Tradizionalmente assegnato a Girolamo Muziano (Inv. 1790; Inv. Fid. 1833; Piancastelli 1891; Venturi 1893), fu Roberto Longhi il primo ad accostarlo al pittore fiammingo Wenzel Cobergher ("Non del Muziano, ma di un manierista difficilmente determinabile, forse fiammingo; qualche rapporto con Venceslao Coebergher"; Longhi 1928), parere confermato da tutta la critica (Da Como 1930; Della Pergola 1959; Herrmann Fiore 2006) ma di recente messo in discussione da Patrizia Tosini (Tosini 2008).
Come espresso da molti studiosi (Faldi in Della Pergola 1959; Canatalamessa 1912; Della Pergola 1959), il San Girolamo Borghese mostra diversi tratti in comune con le figure di Bartholomäus Spranger, in particolare con l'impostazione e l'imponenza del San Giovanni eseguito dal pittore per la chiesa romana di San Giovanni in Oleo, nonché con le pose scultoree di alcuni suoi eroi tinti di una fredda sensualità.
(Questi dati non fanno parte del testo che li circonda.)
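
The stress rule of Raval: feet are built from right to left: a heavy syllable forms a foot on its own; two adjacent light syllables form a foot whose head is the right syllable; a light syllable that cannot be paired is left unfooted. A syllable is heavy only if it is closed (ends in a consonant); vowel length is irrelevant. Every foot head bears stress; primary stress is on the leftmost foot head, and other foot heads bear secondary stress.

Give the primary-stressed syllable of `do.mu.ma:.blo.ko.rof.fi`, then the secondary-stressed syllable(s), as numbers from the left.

primary 3, secondary 5, 6

Weights: 1 do L, 2 mu L, 3 ma: L, 4 blo L, 5 ko L, 6 rof H, 7 fi L.
Parse right to left (heavy = foot alone; LL = one foot; stranded L unfooted): do (mu.ˈma:) (blo.ˈko) (ˈrof) fi.
Foot heads: 3, 5, 6.
Primary stress on the leftmost head = syllable 3.
Secondary stress on 5, 6: do.mu.ˈma:.blo.ˌko.ˌrof.fi.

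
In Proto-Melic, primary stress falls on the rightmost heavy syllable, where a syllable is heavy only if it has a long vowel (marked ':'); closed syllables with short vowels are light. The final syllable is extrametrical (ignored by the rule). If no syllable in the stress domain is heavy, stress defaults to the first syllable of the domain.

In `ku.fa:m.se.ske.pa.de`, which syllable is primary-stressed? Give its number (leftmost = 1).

The final syllable (6, de) is extrametrical; the stress domain is syllables 1–5.
Weights: 1 ku L, 2 fa:m H, 3 se L, 4 ske L, 5 pa L.
Heavy syllables in the domain: 2. The rightmost is syllable 2 (fa:m).
Primary stress: syllable 2 → ku.ˈfa:m.se.ske.pa.de.

2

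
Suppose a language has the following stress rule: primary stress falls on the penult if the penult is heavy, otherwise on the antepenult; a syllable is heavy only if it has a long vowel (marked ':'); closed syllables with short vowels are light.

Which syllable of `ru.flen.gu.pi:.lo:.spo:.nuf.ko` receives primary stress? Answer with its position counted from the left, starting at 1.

6

Weights: 6 spo: H, 7 nuf L, 8 ko L.
The penult (syllable 7, nuf) is light, so stress falls on the antepenult (syllable 6, spo:).
Primary stress: syllable 6 → ru.flen.gu.pi:.lo:.ˈspo:.nuf.ko.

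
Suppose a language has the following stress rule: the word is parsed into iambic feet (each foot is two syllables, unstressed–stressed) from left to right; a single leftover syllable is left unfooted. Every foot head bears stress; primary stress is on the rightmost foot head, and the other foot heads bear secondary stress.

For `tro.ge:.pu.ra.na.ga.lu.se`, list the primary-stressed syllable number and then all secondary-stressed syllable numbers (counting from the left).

Parse left to right into iambic (σˈσ) feet: (tro.ˈge:) (pu.ˈra) (na.ˈga) (lu.ˈse).
Foot heads (stressed positions): 2, 4, 6, 8.
End Rule Rightmost: primary stress on the rightmost head = syllable 8.
Secondary stress on 2, 4, 6: tro.ˌge:.pu.ˌra.na.ˌga.lu.ˈse.

primary 8, secondary 2, 4, 6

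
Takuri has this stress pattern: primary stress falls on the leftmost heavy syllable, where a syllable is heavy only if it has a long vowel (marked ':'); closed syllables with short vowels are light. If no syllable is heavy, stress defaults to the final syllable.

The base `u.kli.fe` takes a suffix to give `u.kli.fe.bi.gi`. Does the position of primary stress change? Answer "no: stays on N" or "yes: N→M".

Base `u.kli.fe` (3 syllables):
  Weights: 1 u L, 2 kli L, 3 fe L.
  No heavy syllable in the domain; default to the final syllable = syllable 3.
  → primary stress on syllable 3.
Suffixed `u.kli.fe.bi.gi` (5 syllables):
  Weights: 1 u L, 2 kli L, 3 fe L, 4 bi L, 5 gi L.
  No heavy syllable in the domain; default to the final syllable = syllable 5.
  → primary stress on syllable 5.

yes: 3→5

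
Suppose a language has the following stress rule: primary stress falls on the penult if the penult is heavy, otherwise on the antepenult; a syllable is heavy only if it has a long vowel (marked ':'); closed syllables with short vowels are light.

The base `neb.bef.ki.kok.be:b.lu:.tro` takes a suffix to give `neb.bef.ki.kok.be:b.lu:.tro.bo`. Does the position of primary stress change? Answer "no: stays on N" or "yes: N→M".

Base `neb.bef.ki.kok.be:b.lu:.tro` (7 syllables):
  Weights: 5 be:b H, 6 lu: H, 7 tro L.
  The penult (syllable 6, lu:) is heavy, so it takes stress.
  → primary stress on syllable 6.
Suffixed `neb.bef.ki.kok.be:b.lu:.tro.bo` (8 syllables):
  Weights: 6 lu: H, 7 tro L, 8 bo L.
  The penult (syllable 7, tro) is light, so stress falls on the antepenult (syllable 6, lu:).
  → primary stress on syllable 6.

no: stays on 6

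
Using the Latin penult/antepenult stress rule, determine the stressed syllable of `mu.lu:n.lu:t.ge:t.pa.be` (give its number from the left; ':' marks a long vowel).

Classical Latin: stress the penult if heavy (long vowel or closed), else the antepenult.
Weights: 4 ge:t H, 5 pa L, 6 be L.
The penult (syllable 5, pa) is light, so stress falls on the antepenult (syllable 4, ge:t).
Stress on syllable 4: mu.lu:n.lu:t.ˈge:t.pa.be.

4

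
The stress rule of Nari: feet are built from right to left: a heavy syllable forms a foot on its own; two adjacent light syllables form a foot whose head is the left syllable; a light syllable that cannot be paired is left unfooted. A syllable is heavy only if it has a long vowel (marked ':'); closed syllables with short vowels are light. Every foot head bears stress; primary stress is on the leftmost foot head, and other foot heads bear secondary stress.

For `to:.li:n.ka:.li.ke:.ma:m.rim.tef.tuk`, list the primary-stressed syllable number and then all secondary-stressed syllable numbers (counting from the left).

Weights: 1 to: H, 2 li:n H, 3 ka: H, 4 li L, 5 ke: H, 6 ma:m H, 7 rim L, 8 tef L, 9 tuk L.
Parse right to left (heavy = foot alone; LL = one foot; stranded L unfooted): (ˈto:) (ˈli:n) (ˈka:) li (ˈke:) (ˈma:m) rim (ˈtef.tuk).
Foot heads: 1, 2, 3, 5, 6, 8.
Primary stress on the leftmost head = syllable 1.
Secondary stress on 2, 3, 5, 6, 8: ˈto:.ˌli:n.ˌka:.li.ˌke:.ˌma:m.rim.ˌtef.tuk.

primary 1, secondary 2, 3, 5, 6, 8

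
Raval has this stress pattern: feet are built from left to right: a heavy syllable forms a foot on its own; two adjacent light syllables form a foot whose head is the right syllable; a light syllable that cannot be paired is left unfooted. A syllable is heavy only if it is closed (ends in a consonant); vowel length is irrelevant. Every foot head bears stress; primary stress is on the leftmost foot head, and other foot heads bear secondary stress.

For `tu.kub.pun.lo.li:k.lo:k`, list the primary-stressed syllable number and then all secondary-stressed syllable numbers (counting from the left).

Weights: 1 tu L, 2 kub H, 3 pun H, 4 lo L, 5 li:k H, 6 lo:k H.
Parse left to right (heavy = foot alone; LL = one foot; stranded L unfooted): tu (ˈkub) (ˈpun) lo (ˈli:k) (ˈlo:k).
Foot heads: 2, 3, 5, 6.
Primary stress on the leftmost head = syllable 2.
Secondary stress on 3, 5, 6: tu.ˈkub.ˌpun.lo.ˌli:k.ˌlo:k.

primary 2, secondary 3, 5, 6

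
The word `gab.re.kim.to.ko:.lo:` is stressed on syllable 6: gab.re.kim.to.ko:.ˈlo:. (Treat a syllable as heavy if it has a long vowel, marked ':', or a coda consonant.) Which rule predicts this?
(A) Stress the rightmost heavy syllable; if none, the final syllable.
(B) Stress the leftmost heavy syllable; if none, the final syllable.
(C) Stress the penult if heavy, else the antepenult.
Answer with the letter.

Rule A → syllable 6 ✓.
Rule B → syllable 1 (observed: 6).
Rule C → syllable 5 (observed: 6).

A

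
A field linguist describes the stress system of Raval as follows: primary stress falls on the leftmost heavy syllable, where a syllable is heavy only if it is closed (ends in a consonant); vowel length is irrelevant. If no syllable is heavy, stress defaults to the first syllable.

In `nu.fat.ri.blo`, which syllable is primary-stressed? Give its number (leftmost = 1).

Weights: 1 nu L, 2 fat H, 3 ri L, 4 blo L.
Heavy syllables in the domain: 2. The leftmost is syllable 2 (fat).
Primary stress: syllable 2 → nu.ˈfat.ri.blo.

2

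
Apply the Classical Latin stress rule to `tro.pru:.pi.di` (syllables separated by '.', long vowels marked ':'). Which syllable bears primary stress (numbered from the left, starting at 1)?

Classical Latin: stress the penult if heavy (long vowel or closed), else the antepenult.
Weights: 2 pru: H, 3 pi L, 4 di L.
The penult (syllable 3, pi) is light, so stress falls on the antepenult (syllable 2, pru:).
Stress on syllable 2: tro.ˈpru:.pi.di.

2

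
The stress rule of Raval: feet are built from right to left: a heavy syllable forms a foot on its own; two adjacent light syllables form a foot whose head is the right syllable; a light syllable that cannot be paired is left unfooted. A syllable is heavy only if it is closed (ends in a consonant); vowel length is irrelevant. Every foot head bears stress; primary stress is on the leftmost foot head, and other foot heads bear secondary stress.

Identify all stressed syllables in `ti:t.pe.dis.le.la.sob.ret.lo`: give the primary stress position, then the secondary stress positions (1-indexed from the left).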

Di certo, la maniera michelangiolesca comune a molti artisti presenti a Roma nella seconda metà del XVI secolo fu una peculiarità di Cobergher, documentato nell'Urbe nel 1598-99 e nel 1603, rispettivamente dopo un fruttuoso soggiorno napoletano e poco prima della sua partenza per la corte dell'arciduca Alberto VII d'Asburgo e di sua moglie Isabella Clara Eugenia.
Una versione del dipinto, di dimensioni maggiori, si conserva nella Galleria Nazionale di Arte Antica di Roma, avvicinata da Patrizia Tosini (2008) all'anonimo autore di un San Girolamo penitente apparso sul mercato antiquario, artefice - secondo quanto espresso dalla studiosa - anche della presente tela.